Selon un rapport du Fonds monétaire international (FMI), publié en juillet 2024, les recettes du secteur minier congolais ont « considérablement » augmenté depuis le nouveau code minier de 2018. Elles sont passées d’une moyenne de 4 milliards $ sur la période 2013-2017 à une moyenne de 5,5 milliards $ sur la période 2018-2022. Ces revenus proviennent principalement de l’impôt sur les sociétés (CIT), des redevances et des paiements échelonnés de primes de signature ainsi que des droits d’importation.
« Cela [la hausse des recettes, NDLR] pourrait s’expliquer par l’augmentation de la production des principaux produits miniers d’exportation de la RDC (cuivre et cobalt) et par la part plus importante des profits des entreprises minières attribuée au gouvernement », peut-on lire dans le rapport. Promulgué en 2018 alors que plusieurs compagnies minières s’y opposaient, le nouveau code minier de la RDC a augmenté les redevances et imposé de nouvelles taxes.
Contre vents et marées
Pourtant, à l’époque, un groupe, constitué de sociétés comme Randgold, Glencore, Ivanhoe Mines ou encore China Molybdenum, avait déclaré que le gouvernement pourrait perdre plus de 3 milliards $ sur une décennie et faire face à des poursuites judiciaires s’il n’abandonne pas certaines clauses du nouveau code minier. « Il ne peut y avoir aucune ambiguïté, d’un point de vue gouvernemental, quant à l’intention des compagnies minières de protéger leurs droits si la législation est appliquée. », avait alors déclaré des représentants l’industrie dans la presse internationale.

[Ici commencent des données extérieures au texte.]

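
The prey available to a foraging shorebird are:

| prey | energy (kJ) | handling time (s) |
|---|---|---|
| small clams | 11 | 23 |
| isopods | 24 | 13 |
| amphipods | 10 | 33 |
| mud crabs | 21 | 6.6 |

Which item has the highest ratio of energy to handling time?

mud crabs

In descending order of E/h:
mud crabs: 21/6.6 = 3.18 kJ/s
isopods: 24/13 = 1.85 kJ/s
small clams: 11/23 = 0.478 kJ/s
amphipods: 10/33 = 0.303 kJ/s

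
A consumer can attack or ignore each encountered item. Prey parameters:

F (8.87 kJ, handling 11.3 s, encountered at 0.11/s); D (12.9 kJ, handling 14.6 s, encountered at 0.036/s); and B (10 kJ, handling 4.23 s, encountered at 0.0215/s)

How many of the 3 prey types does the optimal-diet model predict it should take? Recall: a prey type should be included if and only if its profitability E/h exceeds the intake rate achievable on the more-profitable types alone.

Rank by E/h (kJ/s): B 2.36, D 0.884, F 0.785. Include each in turn until the next type's E/h falls below the running intake rate.
Rate on top 1: 0.1971. D: 0.884 > 0.1971 → include.
Rate on top 2: 0.4203. F: 0.785 > 0.4203 → include.
Optimal diet: B, D, F — 3 of 3 types.

3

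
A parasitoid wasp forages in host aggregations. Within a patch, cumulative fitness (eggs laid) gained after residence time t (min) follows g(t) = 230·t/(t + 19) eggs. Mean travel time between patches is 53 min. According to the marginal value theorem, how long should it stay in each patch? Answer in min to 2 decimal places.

Optimal t* satisfies g'(t*) = g(t*)/(T + t*).
g'(t) = 230·19/(t + 19)². Setting 230·19/(t+19)² = 230t/[(t+19)(53+t)] gives 19(53+t) = t(t+19), so t² = 19×53 = 1007.
t* = √1007 = 31.73 min.

31.73 min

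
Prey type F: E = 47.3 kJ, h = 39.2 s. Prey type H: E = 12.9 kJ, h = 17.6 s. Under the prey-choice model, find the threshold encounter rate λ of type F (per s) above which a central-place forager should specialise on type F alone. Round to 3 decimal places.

0.039 per s

Drop type H once their profitability E₂/h₂ falls below the rate achievable on type F alone: E₂/h₂ = λE₁/(1 + λh₁).
Solve for λ: λE₁h₂ = E₂(1 + λh₁) → λ(E₁h₂ − E₂h₁) = E₂ → λ = E₂/(E₁h₂ − E₂h₁).
λ = 12.9/(47.3×17.6 − 12.9×39.2) = 12.9/326.8 = 0.03947 per s.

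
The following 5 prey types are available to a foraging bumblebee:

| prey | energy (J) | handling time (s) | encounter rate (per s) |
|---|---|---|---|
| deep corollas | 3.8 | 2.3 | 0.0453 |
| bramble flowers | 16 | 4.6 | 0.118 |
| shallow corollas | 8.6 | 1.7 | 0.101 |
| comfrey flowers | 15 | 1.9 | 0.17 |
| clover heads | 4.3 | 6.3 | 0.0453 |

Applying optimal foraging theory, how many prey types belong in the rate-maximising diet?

E/h in descending order: comfrey flowers 7.89, shallow corollas 5.06, bramble flowers 3.48, deep corollas 1.65, clover heads 0.683 J/s. The optimal diet is the largest prefix of this list for which every included type satisfies E_i/h_i > R on the types above it.
Rate on top 1: 1.927. shallow corollas: 5.06 > 1.927 → include.
Rate on top 2: 2.287. bramble flowers: 3.48 > 2.287 → include.
Rate on top 3: 2.604. deep corollas: 1.65 < 2.604 → exclude; stop.
Optimal diet: comfrey flowers, shallow corollas, bramble flowers — 3 of 5 types.

3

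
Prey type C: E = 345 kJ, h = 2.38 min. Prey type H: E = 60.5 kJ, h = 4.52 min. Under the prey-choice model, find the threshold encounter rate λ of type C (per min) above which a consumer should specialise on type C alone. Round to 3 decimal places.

At the threshold, the rate on type C alone equals the profitability of type H: λ·345/(1 + λ·2.38) = 60.5/4.52 = 13.38.
Rearranging, λ(345 − 13.38×2.38) = 13.38, so λ = 13.38/313.1 = 0.04274 per min.

0.043 per min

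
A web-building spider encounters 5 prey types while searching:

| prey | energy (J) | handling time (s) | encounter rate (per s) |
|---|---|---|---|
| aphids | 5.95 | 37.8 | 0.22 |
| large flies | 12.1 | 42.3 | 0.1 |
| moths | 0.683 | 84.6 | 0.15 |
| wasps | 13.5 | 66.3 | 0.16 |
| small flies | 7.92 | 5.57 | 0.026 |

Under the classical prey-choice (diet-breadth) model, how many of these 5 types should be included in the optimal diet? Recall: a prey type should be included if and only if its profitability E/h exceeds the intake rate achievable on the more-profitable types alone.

Rank by E/h (J/s): small flies 1.42, large flies 0.286, wasps 0.204, aphids 0.157, moths 0.00807. Include each in turn until the next type's E/h falls below the running intake rate.
Rate on top 1: 0.1799. large flies: 0.286 > 0.1799 → include.
Rate on top 2: 0.2634. wasps: 0.204 < 0.2634 → exclude; stop.
Optimal diet: small flies, large flies — 2 of 5 types.

2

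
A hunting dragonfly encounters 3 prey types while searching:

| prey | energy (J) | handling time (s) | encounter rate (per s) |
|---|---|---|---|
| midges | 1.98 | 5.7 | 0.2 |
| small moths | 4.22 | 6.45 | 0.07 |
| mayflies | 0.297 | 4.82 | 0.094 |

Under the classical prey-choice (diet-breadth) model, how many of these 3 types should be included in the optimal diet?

Profitabilities (E/h, J/s): small moths 0.654, midges 0.347, mayflies 0.0616. Add prey in this order while the next type's profitability exceeds the intake rate on those already taken.
Rate on top 1: 0.2035. midges: 0.347 > 0.2035 → include.
Rate on top 2: 0.2668. mayflies: 0.0616 < 0.2668 → exclude; stop.
Optimal diet: small moths, midges — 2 of 3 types.

2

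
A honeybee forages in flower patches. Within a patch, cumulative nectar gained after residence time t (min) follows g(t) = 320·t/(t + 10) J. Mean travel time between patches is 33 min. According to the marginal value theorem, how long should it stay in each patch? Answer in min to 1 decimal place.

Optimal t* satisfies g'(t*) = g(t*)/(T + t*).
g'(t) = 320·10/(t + 10)². Setting 320·10/(t+10)² = 320t/[(t+10)(33+t)] gives 10(33+t) = t(t+10), so t² = 10×33 = 330.
t* = √330 = 18.17 min.

18.2 min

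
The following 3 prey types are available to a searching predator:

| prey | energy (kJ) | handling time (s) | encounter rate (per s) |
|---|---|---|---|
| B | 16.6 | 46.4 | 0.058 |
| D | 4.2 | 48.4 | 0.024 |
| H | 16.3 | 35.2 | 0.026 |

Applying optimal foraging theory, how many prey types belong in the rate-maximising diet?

2

Rank by E/h (kJ/s): H 0.463, B 0.358, D 0.0868. Include each in turn until the next type's E/h falls below the running intake rate.
Rate on top 1: 0.2213. B: 0.358 > 0.2213 → include.
Rate on top 2: 0.301. D: 0.0868 < 0.301 → exclude; stop.
Optimal diet: H, B — 2 of 3 types.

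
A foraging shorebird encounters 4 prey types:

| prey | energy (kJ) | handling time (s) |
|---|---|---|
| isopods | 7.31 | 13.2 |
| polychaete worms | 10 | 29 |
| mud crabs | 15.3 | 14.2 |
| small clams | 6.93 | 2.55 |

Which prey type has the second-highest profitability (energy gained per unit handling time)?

In descending order of E/h:
small clams: 6.93/2.55 = 2.72 kJ/s
mud crabs: 15.3/14.2 = 1.08 kJ/s
isopods: 7.31/13.2 = 0.554 kJ/s
polychaete worms: 10/29 = 0.345 kJ/s

mud crabs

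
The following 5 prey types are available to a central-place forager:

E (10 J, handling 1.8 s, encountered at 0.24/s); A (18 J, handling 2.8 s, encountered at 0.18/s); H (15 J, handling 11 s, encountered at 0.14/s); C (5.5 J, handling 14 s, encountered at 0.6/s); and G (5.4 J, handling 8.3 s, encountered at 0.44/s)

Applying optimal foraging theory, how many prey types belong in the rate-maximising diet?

2

E/h in descending order: A 6.43, E 5.56, H 1.36, G 0.651, C 0.393 J/s. The optimal diet is the largest prefix of this list for which every included type satisfies E_i/h_i > R on the types above it.
Rate on top 1: 2.154. E: 5.56 > 2.154 → include.
Rate on top 2: 2.913. H: 1.36 < 2.913 → exclude; stop.
Optimal diet: A, E — 2 of 5 types.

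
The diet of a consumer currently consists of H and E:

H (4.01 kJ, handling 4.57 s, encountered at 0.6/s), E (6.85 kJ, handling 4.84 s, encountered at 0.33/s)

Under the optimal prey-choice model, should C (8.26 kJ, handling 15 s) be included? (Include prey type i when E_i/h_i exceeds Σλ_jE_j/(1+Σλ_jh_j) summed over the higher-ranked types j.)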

Pour sa part, Randgold (racheté plus tard par Barrick), alors propriétaire de la mine Kibali (aujourd’hui plus grande mine d’or d’Afrique), avait indiqué en février 2018 que le pays pourrait perdre annuellement jusqu’à 10 millions de dollars si la nouvelle charte minière de la RDC était promulguée. « Au plus haut, ce serait 10 millions $ par an, ce qui n’est pas important pour un investissement comme celui de Kibali, mais si vous étiez une petite entreprise qui opère sur un petit gisement, vous seriez sous une énorme pression. », expliquait Mark Bristow, le DG de la société.
A son arrivée au pouvoir en 2019, le président Félix Tshisekedi n’a pas reculé face à la pression de l’industrie minière, poursuivant les réformes engagées par son prédécesseur au sujet de la charte minière. « Nous allons assainir le climat des affaires par la vulgarisation du nouveau code minier et la conclusion de contrats gagnant-gagnant. Je serai attentif aux doléances des opérateurs miniers par un dialogue permanent », avait déclaré M. Tshisekedi. Sous le nouveau régime, il faut noter que les plaintes des entreprises au sujet du code minier ont diminué et la RDC a, en plus, renégocié plusieurs contrats conclus avec des sociétés étrangères.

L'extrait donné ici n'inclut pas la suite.